Advanced language models​

The introduction of transfer learning and pre-trained language models in natural language processing (NLP) pushed the limits of language understanding and generation. Some of the notable large pre-trained language models like BERT and GPT demonstrate impressive “human-like” NLP capabilities. We can use these methods for any tasks that include the need for NLP and generation.  ​

在自然語言處理(NLP)中引入遷移學習和預訓練語言模型,推動了語言理解和生成的極限。一些著名的大型預訓練語言模型,如BERTGPT,展示了令人印象深刻的類人”NLP能力。我們可以將這些方法用於任何任務,包括需要 NLP 和生成。 


Machine Programming​

Machine programming - software that creates its own software - is at an inflection point. It may redefine many industries. It is a fusion of machine learning, formal methods, programming languages, compilers, and computer systems. A notable recent release is GitHub copilot which very effectively helps people to ease and improve code creation. Machine programming development is related to recent progress in language models and can be applied to diverse HW and SW creation tasks.​

機器程式設計 - 創建自己的軟體的軟體 - 正處於拐點。它可能會重新定義許多行業。它是機器學習、形式化方法、程式設計語言、編譯器和計算機系統的融合。
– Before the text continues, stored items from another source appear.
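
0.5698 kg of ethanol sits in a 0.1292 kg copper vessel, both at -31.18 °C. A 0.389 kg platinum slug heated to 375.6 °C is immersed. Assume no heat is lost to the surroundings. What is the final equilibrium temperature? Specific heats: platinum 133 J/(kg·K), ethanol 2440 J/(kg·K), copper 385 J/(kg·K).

T_f ≈ -17.1 °C

Let T be the final temperature. ΣQ_i = 0:
0.389·133·(T − 375.6) + 0.5698·2440·(T − (-31.18)) + 0.1292·385·(T − (-31.18)) = 0
51.74(T − 375.6) + 1390.3(T − (-31.18)) + 49.74(T − (-31.18)) = 0
(51.74 + 1390.3 + 49.74) T = 51.74·375.6 + 1390.3·(-31.18) + 49.74·(-31.18)
T = -25468 / 1491.8 = -17.1 °C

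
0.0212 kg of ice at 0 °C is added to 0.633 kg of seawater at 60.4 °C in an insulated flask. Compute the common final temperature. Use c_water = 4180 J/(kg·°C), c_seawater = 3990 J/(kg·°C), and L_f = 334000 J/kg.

T_f ≈ 55.6 °C

Sum of m c ΔT and latent-heat terms is zero:
fusion: m_ice L_f = 0.0212·334000 = 7080.8
  meltwater 0→T: 0.0212·4180·T = 88.62 T
  seawater: 2525.7(T − 60.4)
2614.3 T = 152550 − 7080.8 = 145470
T ≈ 55.64 °C — above 0 °C, consistent with complete melting.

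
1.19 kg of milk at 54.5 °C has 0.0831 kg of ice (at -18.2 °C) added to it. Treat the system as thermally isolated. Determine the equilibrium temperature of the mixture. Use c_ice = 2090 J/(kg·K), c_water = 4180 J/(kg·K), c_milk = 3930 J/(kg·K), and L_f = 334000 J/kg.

T_f ≈ 44.6 °C

Sum of m c ΔT and latent-heat terms is zero:
ice -18.2→0 °C: 0.0831×2090×18.2 = 3161; latent heat to melt: 0.0831×334000 = 27755; warm the meltwater: 347.36 T; milk cools: 1.19×3930×(T − 54.5) = 4676.7(T − 54.5)
5024.1 T = 254880 − 30916 = 223964
T ≈ 44.58 °C (positive, so assuming full melt was valid).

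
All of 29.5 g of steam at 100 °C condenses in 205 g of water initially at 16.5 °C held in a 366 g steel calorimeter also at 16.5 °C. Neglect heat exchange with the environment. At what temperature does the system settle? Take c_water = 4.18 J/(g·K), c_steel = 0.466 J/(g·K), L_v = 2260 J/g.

Heat gained plus heat lost sum to zero:
latent heat released on condensation: 29.5·2260 = 66670
  condensate cools 100→T: 29.5·4.18·(T − 100) = 123.31(T − 100)
  original water: 856.9(T − 16.5)
  cup: 170.56(T − 16.5)
1150.8 T = 66670 + 12331 + 16953 = 95954
T ≈ 83.38 °C, under the boiling point, so the assumption holds.

T_f ≈ 83.4 °C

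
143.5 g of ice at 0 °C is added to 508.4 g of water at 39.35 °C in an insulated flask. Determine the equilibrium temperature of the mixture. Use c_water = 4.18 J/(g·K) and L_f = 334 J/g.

T_f ≈ 13.1 °C

Setting the total heat transfer to zero:
fusion: m_ice L_f = 143.5·334 = 47929; warm the meltwater: 599.83 T; water: 2125.1(T − 39.35)
2724.9 T = 83623 − 47929 = 35694
T ≈ 13.10 °C. Since T > 0 °C, the all-ice-melts assumption holds.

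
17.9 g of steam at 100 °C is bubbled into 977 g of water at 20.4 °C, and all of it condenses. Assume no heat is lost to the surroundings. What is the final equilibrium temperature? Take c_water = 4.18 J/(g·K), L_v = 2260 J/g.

T_f ≈ 31.6 °C

Sum of m c ΔT and latent-heat terms is zero:
condense steam: −17.9·2260 = −40454
  condensate cools 100→T: 17.9·4.18·(T − 100) = 74.82(T − 100)
  original water: 4083.9(T − 20.4)
4158.7 T = 40454 + 7482.2 + 83311 = 131247
T ≈ 31.56 °C (< 100 °C, so full condensation is consistent).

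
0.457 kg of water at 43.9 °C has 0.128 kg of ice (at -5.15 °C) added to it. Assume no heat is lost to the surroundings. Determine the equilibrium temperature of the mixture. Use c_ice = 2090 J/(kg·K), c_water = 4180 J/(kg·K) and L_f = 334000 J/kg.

T_f ≈ 16.2 °C

Energy balance with sensible and latent terms:
ice -5.15→0 °C: 0.128·2090·5.15 = 1377.7
  melt ice: 0.128·334000 = 42752
  warm the meltwater: 535.04 T
  water: 1910.3(T − 43.9)
2445.3 T = 83860 − 44130 = 39731
T ≈ 16.25 °C. Since T > 0 °C, the all-ice-melts assumption holds.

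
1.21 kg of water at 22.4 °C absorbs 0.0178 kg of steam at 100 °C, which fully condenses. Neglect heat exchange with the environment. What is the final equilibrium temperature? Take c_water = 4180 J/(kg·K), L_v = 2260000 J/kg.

T_f ≈ 31.4 °C

Net heat exchanged in the isolated system is zero:
latent heat released on condensation: 0.0178·2260000 = 40228
  condensate cools 100→T: 0.0178·4180·(T − 100) = 74.4(T − 100)
  water warms: 1.21·4180·(T − 22.4) = 5057.8(T − 22.4)
5132.2 T = 40228 + 7440.4 + 113295 = 160963
T ≈ 31.36 °C (< 100 °C, so full condensation is consistent).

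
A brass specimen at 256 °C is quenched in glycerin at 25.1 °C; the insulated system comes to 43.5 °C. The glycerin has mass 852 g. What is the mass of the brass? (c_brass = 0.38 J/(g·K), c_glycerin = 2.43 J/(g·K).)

m ≈ 472 g

Heat gained plus heat lost sum to zero:
m×0.38×(43.5 − 256) + 852×2.43×(43.5 − 25.1) = 0
-80.75 m = -38095
m = -38095/-80.75 ≈ 471.8 g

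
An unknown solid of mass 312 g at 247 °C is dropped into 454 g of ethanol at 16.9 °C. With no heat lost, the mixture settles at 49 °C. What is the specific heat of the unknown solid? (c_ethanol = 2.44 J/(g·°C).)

c ≈ 0.576 J/(g·°C)

Heat lost by the unknown solid = heat gained by the ethanol:
312×c×(247 − 49) = 454×2.44×(49 − 16.9)
61776 c = 35559  ⇒  c ≈ 0.5756 J/(g·°C)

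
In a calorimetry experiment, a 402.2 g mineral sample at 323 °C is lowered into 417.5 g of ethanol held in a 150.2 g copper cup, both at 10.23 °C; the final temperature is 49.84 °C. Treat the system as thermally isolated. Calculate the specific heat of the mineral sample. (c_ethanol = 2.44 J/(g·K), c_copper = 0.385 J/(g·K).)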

最近一個值得注意的版本是GitHub copilot,它非常有效地幫助人們簡化和改進代碼創建。機器程式設計開發與語言模型的最新進展有關,可應用於各種硬體和軟體創建任務。


Graph NN (GNNs)​

GNNs are a class of DL methods designed to perform inference on data described by graphs. It is highly applicable when data entities have complex relationships and interdependencies. Application examples include text classification, machine translation, image classification with few examples, and other sub-applications, modeling real-world physical or natural systems, combinatorial optimization, and more.​


GNN 是一類 DL 方法,旨在對圖形描述的數據執行推理。當數據實體具有複雜的關係和相互依賴關係時,它非常適用。應用範例包括文本分類、機器翻譯、圖像分類(示例很少)和其他子應用、真實世界物理或自然系統建模、組合優化等。



Self-supervised learning (SSL) is an evolving machine learning technique poised to solve the challenges posed by the over-dependence of labeled data. Consequently, the cost of high-quality annotated data is a major bottleneck in the overall training process, and it is not practical to annotate all data always. Self-supervised learning obtains supervisory signals from the data itself, often leveraging the underlying structure of the data. It can assist in various applications including improving computer vision and speech recognition results, NLP, and more ​

自我監督學習(SSL)是一種不斷發展的機器學習技術,有望解決標籤數據過度依賴帶來的挑戰。因此,高品質註釋數據的成本是整個訓練過程中的主要瓶頸,並且始終註釋所有數據是不切實際的。自監督學習從數據本身獲取監督信號,通常利用數據的底層結構。它可以協助各種應用,包括改善計算機視覺和語音辨識結果、NLP 等。


Advancements in Reinforcement Learning (RL)​

RL is an area of machine learning concerned with how intelligent agents ought to take action in an environment in order to maximize the notion of cumulative reward.  In the last few years, we’ve seen numerous advancements in this field such as overcoming some of the previous shortcomings like the level of human definitions required, the ability to work on a larger scale,  unsupervised and self-supervised setups, and more. These advancements also helped in application of RL in newer domains like Hardware Design etc.​

RL是機器學習的一個領域,涉及智慧代理應該如何在環境中採取行動,以最大化累積獎勵的概念。 在過去的幾年裡,我們看到了這個領域的許多進步,比如克服了以前的一些缺點,比如所需的人類定義水準、更大規模工作的能力、無監督和自我監督的設置等等。這些進步也有助於RL在硬體設計等較新的領域中的應用。


Multimodalities (Modeling with text, image and audio data)​

Multimodal AI is a new AI paradigm, in which various data types (e.g.: image, text, speech, numerical data) are combined with multiple intelligence processing algorithms to achieve higher performances. Multimodal AI often outperforms unimodal AI in many real-world problems. Multimodal AI has been extensively research and applied to challenges like Visual QA, Visual Commonsense Reasoning etc.​



Compression/ Tiny ML​

Tiny machine learning is broadly defined as a fast-growing field of machine learning technologies and applications including hardware, algorithms, and software capable of performing on-device sensor data ML at extremely low power. Thus, enabling the application of AI even on edge devices, reducing energy consumption, and integrating the technology in a more affordable and day-to-day manner. ​

微型機器學習被廣義地定義為一個快速增長的機器學習技術和應用領域,包括能夠以極低的功耗執行設備感測器數據 ML 的硬體、演算法和軟體。因此,即使在邊緣設備上也能應用人工智慧,降低能耗,並以更實惠的日常方式集成技術。